Since the early nineties when the 355 was designed, electronics have moved on somewhat. The now relatively simple but still costly CAT ECU unit would not cost anything like it did back then to manufacture now using modern techniques. With the unit still being made the same way, Ferrari have no real reason to reduce the cost of a replacement unit and certainly have no real incentive to redesign it to make it cheaper.
This is where the aftermarket comes in. The CAT ECU is "a black box" unit (quite literally as well!) - you don't need to know how it works inside in order to replicate its behaviour as long as you know the inputs and the intended outputs. It turns out this information is readily available and is in part at least officially documented and certainly documented enough for someone with a modicum of intelligence to be able to work out the remaining details.
If you open a unit up, which is quite a challenge due to all of the potting surrounding it, you'll find a rectangular metal shield with the two plugs sticking out at the ends. Inside the shield is a circuit board containing a whole bunch of surface mounted components, a couple of pots, and a couple of ICs which I think are probably op-amps. The CAT ECU is basically a voltage amplifier - the signal that comes from a thermocouple is a very small voltage and this is no good for the main ECU to measure, so the CAT ECU is put in between the thermocouple and the Motronic.

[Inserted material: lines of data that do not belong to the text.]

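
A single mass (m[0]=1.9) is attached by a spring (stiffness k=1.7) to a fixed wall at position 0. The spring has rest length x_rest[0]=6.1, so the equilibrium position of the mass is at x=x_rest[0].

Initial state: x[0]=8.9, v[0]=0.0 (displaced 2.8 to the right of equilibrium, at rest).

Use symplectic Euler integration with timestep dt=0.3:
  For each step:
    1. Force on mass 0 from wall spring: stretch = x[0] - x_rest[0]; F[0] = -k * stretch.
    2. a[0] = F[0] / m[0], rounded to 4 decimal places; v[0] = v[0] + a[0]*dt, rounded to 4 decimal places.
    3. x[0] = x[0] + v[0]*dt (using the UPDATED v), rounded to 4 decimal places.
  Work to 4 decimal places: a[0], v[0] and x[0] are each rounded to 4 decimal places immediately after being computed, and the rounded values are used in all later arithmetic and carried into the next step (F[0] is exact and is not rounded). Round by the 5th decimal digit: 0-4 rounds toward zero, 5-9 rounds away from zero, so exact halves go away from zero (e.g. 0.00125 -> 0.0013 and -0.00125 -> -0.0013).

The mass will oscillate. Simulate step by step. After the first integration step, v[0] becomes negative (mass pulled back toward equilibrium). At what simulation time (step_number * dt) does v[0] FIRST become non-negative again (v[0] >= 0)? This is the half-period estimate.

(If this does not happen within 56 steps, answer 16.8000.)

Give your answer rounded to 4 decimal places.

Step 0: x=[8.9000] v=[0.0000]
Step 1: x=[8.6745] v=[-0.7516]
Step 2: x=[8.2417] v=[-1.4427]
Step 3: x=[7.6364] v=[-2.0176]
Step 4: x=[6.9074] v=[-2.4300]
Step 5: x=[6.1134] v=[-2.6467]
Step 6: x=[5.3183] v=[-2.6503]
Step 7: x=[4.5862] v=[-2.4405]
Step 8: x=[3.9759] v=[-2.0342]
Step 9: x=[3.5367] v=[-1.4641]
Step 10: x=[3.3039] v=[-0.7761]
Step 11: x=[3.2962] v=[-0.0256]
Step 12: x=[3.5143] v=[0.7270]
First v>=0 after going negative at step 12, time=3.6000

Answer: 3.6000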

Having had problems with the slow down light on my own car and not being too keen to buy another CAT ECU (since I bought one replacement already a few years ago and it failed) I decided to see what could be done to engineer a replacement unit.
I am aware that a manufacturer of aircraft components has built a very high quality replacement solution which includes a screen that can show temperatures. This is nearly $700 US, so is not necessarily suitable for everyone, but I am advised it is a much more reliable solution than the original Ferrari one. It does present a problem though as to where to mount the screen. Those that like originality wouldn't like it (I count myself as one of those people). This unit can be found at Aerospace Logic
The articles in this section are intended to blog the progress of production of my own ECU to replace the standard one at a lower cost. Let the fun begin!